「……ざっと見積もっても、これだけお金が必要だと思うの」
「結構厳しいね。でも内装とかは自分たちでやればどうにかなるんじゃない?」
「私もちょっとそう思ったんだけどね。でもいざ自分でやろうとしてもただの素人だと出来も悪いし、時間もかかると思うんだよね。
そこはやっぱりプロに頼んだ方がいいんじゃないかな」
「うーん、じゃあそこの選定は七海に任せるよ。私の方は物件を探してきたからちょっと見てほしいんだけどさ」

そう言ってあっさりと七海に内装業者の選定作業を任せると、彩夏は下見してきた物件の写真をタブレットに表示させる。
にこにこと楽しそうに物件探しと周囲の下見について語る彩夏。七海はその態度に違和感を覚えていた。

「……ねえ、思うんだけどさ、なんか楽しいとこだけ彩夏がやってない?」

明らかに棘を含んだ七海の言葉に彩夏も思わず色めき立つ。

「こっちも大変なんだよ、文句があるなら不動産屋さんとの交渉、七海がやる?」

そういった交渉事は七海の最も苦手とするところだったため、そう言われてしまえば七海には返す言葉がない。
しかし場所の選定は重要なのだ。七海は口に広がる苦いものをぐっと飲み込んで、自分が思う条件を努めて冷静に彩夏に伝える。

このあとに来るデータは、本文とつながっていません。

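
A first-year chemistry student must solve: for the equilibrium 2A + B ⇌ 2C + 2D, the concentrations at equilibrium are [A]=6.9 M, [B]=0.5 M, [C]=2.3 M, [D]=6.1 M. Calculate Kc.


Kc = [C]^2[D]^2/([A]^2[B])
= (2.3^2 × 6.1^2)/(6.9^2 × 0.5^1)
= 196.8409/23.805
= 8.269

8.269


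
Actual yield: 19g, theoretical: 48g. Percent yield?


% yield = actual/theoretical × 100
= 19/48 × 100
= 39.58%

39.58%


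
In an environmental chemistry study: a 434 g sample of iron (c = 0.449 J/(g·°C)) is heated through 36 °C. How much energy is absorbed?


q = mcΔT = 434 × 0.449 × 36
= 7015.18 J

7015.18 J


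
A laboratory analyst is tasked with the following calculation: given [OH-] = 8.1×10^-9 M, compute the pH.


pOH = -log10([OH-]) = -log10(8.1×10^-9)
= 9 - log10(8.1) = 8.09
pH = 14 - pOH = 14 - 8.09 = 5.91

5.91


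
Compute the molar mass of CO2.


M(CO2) = 1×12.01 + 2×16.0
= 12.01 + 32.0
= 44.01 g/mol

44.01 g/mol


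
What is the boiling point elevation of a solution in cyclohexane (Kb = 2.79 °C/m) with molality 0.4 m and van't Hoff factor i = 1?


ΔTb = Kb × m × i
= 2.79 × 0.4 × 1
= 1.116 °C

1.116 °C


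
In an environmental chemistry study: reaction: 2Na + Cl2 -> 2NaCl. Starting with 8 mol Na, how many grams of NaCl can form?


Mole ratio NaCl:Na = 2:2
n(NaCl) = 8 × 2/2 = 8.000 mol
mass = 8.000 × 58.44 = 467.52 g

467.52 g


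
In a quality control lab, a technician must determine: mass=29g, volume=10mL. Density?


ρ = mass/volume
= 29/10
= 2.9 g/mL

2.9 g/mL


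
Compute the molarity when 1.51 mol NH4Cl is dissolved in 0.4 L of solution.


M = n/V = 1.51/0.4 = 3.775 mol/L

3.775 M


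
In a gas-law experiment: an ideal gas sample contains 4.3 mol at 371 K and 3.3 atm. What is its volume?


PV = nRT  (R = 0.08206 L·atm/(mol·K))
V = nRT/P = 4.3×0.08206×371/3.3
= 39.67 L

39.67 L


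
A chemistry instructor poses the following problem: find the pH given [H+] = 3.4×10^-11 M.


pH = -log10([H+]) = -log10(3.4×10^-11)
= 11 - log10(3.4)
= 11 - 0.53
= 10.47

10.47


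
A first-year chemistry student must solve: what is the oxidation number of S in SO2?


x + 2(-2) = 0, so x = +4
Oxidation number: +4

+4


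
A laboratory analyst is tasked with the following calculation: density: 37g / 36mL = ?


ρ = mass/volume
= 37/36
= 1.028 g/mL

1.028 g/mL


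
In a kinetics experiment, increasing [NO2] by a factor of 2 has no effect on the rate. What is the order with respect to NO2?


rate ∝ [NO2]^n
rate ∝ [NO2]^0
Order in NO2: 0

0


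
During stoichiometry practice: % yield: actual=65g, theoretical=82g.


% yield = actual/theoretical × 100
= 65/82 × 100
= 79.27%

79.27%


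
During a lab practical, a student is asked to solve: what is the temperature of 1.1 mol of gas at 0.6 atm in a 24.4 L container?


PV = nRT  (R = 0.08206 L·atm/(mol·K))
T = PV/(nR) = 0.6×24.4/(1.1×0.08206)
= 14.64/0.090266
= 162.19 K

162.19 K


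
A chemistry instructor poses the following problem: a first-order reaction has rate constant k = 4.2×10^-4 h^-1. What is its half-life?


t½ = ln2/k = 0.693147/(4.2×10^-4 h^-1)
= 1650 h

1650 h


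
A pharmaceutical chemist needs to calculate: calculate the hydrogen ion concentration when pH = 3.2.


[H+] = 10^(-pH) = 10^(-3.2)
= 6.31×10^-4 M

6.31×10^-4 M


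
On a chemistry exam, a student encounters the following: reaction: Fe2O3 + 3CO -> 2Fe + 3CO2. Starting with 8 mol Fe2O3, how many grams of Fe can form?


Mole ratio Fe:Fe2O3 = 2:1
n(Fe) = 8 × 2/1 = 16.000 mol
mass = 16.000 × 55.85 = 893.6 g

893.6 g


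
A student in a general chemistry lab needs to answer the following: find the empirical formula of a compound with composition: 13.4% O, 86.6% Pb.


Assume 100 g sample. Moles of each element:
  O: 13.4/16.0 = 0.838 mol
  Pb: 86.6/207.2 = 0.418 mol
Divide by smallest (0.418):
  O: 0.838/0.418 = 2.0
  Pb: 0.418/0.418 = 1.0
Empirical formula: PbO2

PbO2


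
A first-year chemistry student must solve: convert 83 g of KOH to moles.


M(KOH) = 56.11 g/mol
n = mass/M = 83/56.11 = 1.4792 mol

1.4792 mol


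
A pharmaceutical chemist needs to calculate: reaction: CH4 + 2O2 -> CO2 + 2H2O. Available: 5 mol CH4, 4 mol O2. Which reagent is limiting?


Mole ratio available / coefficient:
  CH4: 5/1 = 5.000
  O2: 4/2 = 2.000
Smaller ratio is limiting.

O2


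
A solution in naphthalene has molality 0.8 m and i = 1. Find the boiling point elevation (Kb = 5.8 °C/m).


ΔTb = Kb × m × i
= 5.8 × 0.8 × 1
= 4.64 °C

4.64 °C


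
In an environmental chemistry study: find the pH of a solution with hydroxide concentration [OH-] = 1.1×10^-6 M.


pOH = -log10([OH-]) = -log10(1.1×10^-6)
= 6 - log10(1.1) = 5.96
pH = 14 - pOH = 14 - 5.96 = 8.04

8.04


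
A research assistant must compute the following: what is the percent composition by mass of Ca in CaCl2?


M(CaCl2) = 1×40.08 + 2×35.45 = 110.98 g/mol
Mass of Ca = 1 × 40.08 = 40.08 g/mol
% Ca = 40.08/110.98 × 100 = 36.11%

36.11%


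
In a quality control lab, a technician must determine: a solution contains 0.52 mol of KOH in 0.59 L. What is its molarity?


M = n/V = 0.52/0.59 = 0.881 mol/L

0.881 M


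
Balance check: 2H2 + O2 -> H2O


Equation: 2H2 + O2 -> H2O
Check atoms: H: 4≠2, O: 2≠1
Not balanced

No, not balanced


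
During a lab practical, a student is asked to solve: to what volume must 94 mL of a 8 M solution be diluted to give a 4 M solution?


C1V1 = C2V2
8 × 94 = 4 × V2
V2 = 752/4 = 188.0 mL

188.0 mL


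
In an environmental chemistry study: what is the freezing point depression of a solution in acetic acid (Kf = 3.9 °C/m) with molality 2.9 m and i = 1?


ΔTf = Kf × m × i
= 3.9 × 2.9 × 1
= 11.31 °C

11.31 °C


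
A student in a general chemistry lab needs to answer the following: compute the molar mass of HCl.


M(HCl) = 1×1.008 + 1×35.45
= 1.01 + 35.45
= 36.46 g/mol

36.46 g/mol


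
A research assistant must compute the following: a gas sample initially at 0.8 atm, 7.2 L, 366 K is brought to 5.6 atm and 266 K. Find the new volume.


P1V1/T1 = P2V2/T2
V2 = P1V1T2/(T1P2)
= 0.8×7.2×266/(366×5.6)
= 0.748 L

0.748 L


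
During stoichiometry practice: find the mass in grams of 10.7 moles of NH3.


M(NH3) = 17.03 g/mol
mass = n × M = 10.7 × 17.03 = 182.22 g

182.22 g


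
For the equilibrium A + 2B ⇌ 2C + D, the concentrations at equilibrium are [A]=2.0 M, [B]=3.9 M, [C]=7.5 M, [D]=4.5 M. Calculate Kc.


Kc = [C]^2[D]/([A][B]^2)
= (7.5^2 × 4.5^1)/(2.0^1 × 3.9^2)
= 253.125/30.42
= 8.321

8.321


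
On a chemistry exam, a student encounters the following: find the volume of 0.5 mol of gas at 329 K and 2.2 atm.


PV = nRT  (R = 0.08206 L·atm/(mol·K))
V = nRT/P = 0.5×0.08206×329/2.2
= 6.136 L

6.136 L


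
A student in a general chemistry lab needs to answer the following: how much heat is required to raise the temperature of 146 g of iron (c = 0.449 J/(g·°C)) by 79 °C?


q = mcΔT = 146 × 0.449 × 79
= 5178.77 J

5178.77 J


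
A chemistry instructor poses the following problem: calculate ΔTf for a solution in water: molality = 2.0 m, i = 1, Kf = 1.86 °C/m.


ΔTf = Kf × m × i
= 1.86 × 2.0 × 1
= 3.72 °C

3.72 °C


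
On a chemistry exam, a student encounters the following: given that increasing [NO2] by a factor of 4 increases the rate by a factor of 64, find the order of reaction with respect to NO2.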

「観光客のアクセスを考えると、バス停とか、公共交通機関から近いところがいいと思う。もしくはサイクルロードの近くとか。
それと地元の人にも来てもらうなら移動手段は車だろうから、駐車場になるスペースが必要じゃない?」
「そっか、駐車場も必要か。それは盲点だった。ありがとね、気がついてなかった」

先ほどの気まずい雰囲気を即座に引っ込めて素直にこちらの言葉を聞き入れられるところは彩夏の良いところだった。
七海はどうしても他人に遠慮してしまうところがあるので、これまでの仕事でも損な役割をいつの間にか押し付けられていることが多かった。
しかし今回の事をきっかけにして、七海は変わろうと決心していた。
彩夏と七海はあくまで対等なパートナーなのだ。必要な事、言うべき事はたとえその場でぶつかるとしてもはっきりと伝える必要がある。
少々夢見がちな彩夏に対してビジネスとして冷静に判断することが七海の役割だと感じていた。
彩夏もそれが分かっているから、七海の意見について頭ごなしに否定することはしていなかった。

これならやっていけると思う。七海は手ごたえを感じていた。